La propuesta de Wolff sugiere una salida intermedia. No sería una vuelta pura al pasado, sino una reconfiguración de la unidad de potencia para que la combustión vuelva a tener protagonismo en el carácter, mientras la parte eléctrica continúa aportando potencia y la lógica de recuperación de energía.

¿El resultado? Una potencia combinada que sea más “usable” en carrera, menos dependiente de microdecisiones y con una curva de rendimiento que, idealmente, reduzca los efectos de seguridad y la sensación de maniobras forzadas.
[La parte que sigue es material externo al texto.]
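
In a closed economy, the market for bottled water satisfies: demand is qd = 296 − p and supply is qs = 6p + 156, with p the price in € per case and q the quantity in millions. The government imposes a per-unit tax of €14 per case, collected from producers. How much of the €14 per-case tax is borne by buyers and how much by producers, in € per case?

Before the tax: set 296 − p = 6p + 156 → p* = €20, q* = 276.
With the tax collected from producers, supply shifts: qs = 6(p − 14) + 156.
Solving gives q = 264 with buyers paying €32 and producers receiving €18 (the €14 wedge).
Burden on buyers: €12; on producers: €2. (They sum to €14.)
The less price-elastic side of the market bears the larger share of a per-unit tax.

Buyers bear €12 per case; producers bear €2 per case.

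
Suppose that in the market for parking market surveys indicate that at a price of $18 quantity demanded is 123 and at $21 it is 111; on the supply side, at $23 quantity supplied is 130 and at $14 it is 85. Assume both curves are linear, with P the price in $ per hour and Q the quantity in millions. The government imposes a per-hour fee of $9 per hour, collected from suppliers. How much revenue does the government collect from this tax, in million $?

Tax revenue = $855 million.

Demand slope: (111 − 123)/(21 − 18) = -4, so Qd = 195 − 4P.
Supply slope: (85 − 130)/(14 − 23) = 5, so Qs = 5P + 15.
Before the tax: set 195 − 4P = 5P + 15 → P* = $20, Q* = 115.
With the tax collected from suppliers, supply shifts: Qs = 5(P − 9) + 15.
Solving gives Q = 95 with consumers paying $25 and suppliers receiving $16 (the $9 wedge).
Revenue = t · Q = 9 · 95 = $855.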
Y hay otro punto: la FIA necesita que el cambio sea creíble industrialmente. Si las reglas empujan a los fabricantes a un presupuesto sostenible, el sistema aguanta mejor en el tiempo. Si no, volverán las fricciones y la guerra de intereses.

O Veredito Jogo Hoje

La Mercedes no está pidiendo V8: está comprando tiempo y control. Wolff sabe que el sonido vende, pero el reglamento manda; por eso condiciona el retorno a que el sistema híbrido siga teniendo sentido dentro del paquete, con gestión energética más racional y una unidad de potencia que no mate el presupuesto. Si la FIA quiere un motor “de carreras” para 2030/2031, tendrá que diseñar un equilibrio quirúrgico: menos ingeniería innecesaria, más entrega y menos decisiones que parezcan videojuego. ¿Lo lograrán? Ese es el verdadero partido.

Preguntas Frequentes

¿La Fórmula 1 va a volver a los motores V8?

La FIA ya marcó una ventana para discutirlo en torno a 2030 o, a más tardar, 2031. No es una confirmación final, pero el tema pasó de especulación a agenda regulatoria, con apoyo condicionado por parte de varias montadoras.
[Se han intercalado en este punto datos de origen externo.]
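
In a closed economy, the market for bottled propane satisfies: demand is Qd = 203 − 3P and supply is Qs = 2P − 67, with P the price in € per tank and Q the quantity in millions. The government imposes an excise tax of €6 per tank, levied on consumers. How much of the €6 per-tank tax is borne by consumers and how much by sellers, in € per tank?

Without the tax, 203 − 3P = 2P − 67 gives 5P = 270, so P* = €54 and Q* = 41.
With the tax collected from consumers, demand (in seller-price terms) shifts: Qd = 203 − 3(P + 6).
Solving gives Q = 33.8 with consumers paying €56.4 and sellers receiving €50.4 (the €6 wedge).
Burden on consumers: €2.4; on sellers: €3.6. (They sum to €6.)

Consumers bear €2.4 per tank; sellers bear €3.6 per tank.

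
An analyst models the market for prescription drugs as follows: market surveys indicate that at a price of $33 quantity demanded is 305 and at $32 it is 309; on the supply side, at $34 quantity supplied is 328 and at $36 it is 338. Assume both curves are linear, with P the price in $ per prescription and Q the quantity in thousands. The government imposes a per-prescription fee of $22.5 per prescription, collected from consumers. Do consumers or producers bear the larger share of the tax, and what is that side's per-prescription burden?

Consumers bear the larger share: $12.5 per prescription.

Demand slope: (309 − 305)/(32 − 33) = -4, so Qd = 437 − 4P.
Supply slope: (338 − 328)/(36 − 34) = 5, so Qs = 5P + 158.
Without the tax, 437 − 4P = 5P + 158 gives 9P = 279, so P* = $31 and Q* = 313.
With the tax collected from consumers, demand (in seller-price terms) shifts: Qd = 437 − 4(P + 22.5).
Solving gives Q = 263 with consumers paying $43.5 and producers receiving $21 (the $22.5 wedge).
Per-prescription burden: consumers $12.5, producers $10.
Consumers take the larger share because demand is less price-elastic here (demand slope 4 vs supply slope 5).
The less price-elastic side of the market bears the larger share of a per-unit tax.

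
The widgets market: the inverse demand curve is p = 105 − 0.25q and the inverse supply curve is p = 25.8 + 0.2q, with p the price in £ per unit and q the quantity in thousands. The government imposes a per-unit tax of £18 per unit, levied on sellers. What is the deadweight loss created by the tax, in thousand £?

Deadweight loss = £360 thousand.

Rewrite in direct form: qd = 420 − 4p and qs = 5p − 129.
Before the tax: set 420 − 4p = 5p − 129 → p* = £61, q* = 176.
With the tax collected from sellers, supply shifts: qs = 5(p − 18) − 129.
Solving gives q = 136 with consumers paying £71 and sellers receiving £53 (the £18 wedge).
Quantity falls by |ΔQ| = |176 − 136| = 40.
DWL = ½ · t · |ΔQ| = ½ · 18 · 40 = £360.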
¿La Mercedes está a favor o en contra del retorno de los V8?

Está a favor del concepto V8, pero no de una vuelta “100% combustión”. La postura de Toto Wolff exige mantener algún nivel de electrificación para que el motor siga conectado con el sistema híbrido, la recuperación de energía y la lógica tecnológica del futuro.

¿El nuevo motor de la F1 puede mantener electrificación?

Sí. La propuesta de Mercedes apunta a una combinación de combustión y parte eléctrica, buscando una potencia combinada que preserve rendimiento y reduzca problemas relacionados con la gestión energética, dentro de un reglamento técnico que también contemple sostenibilidad y costes más bajos.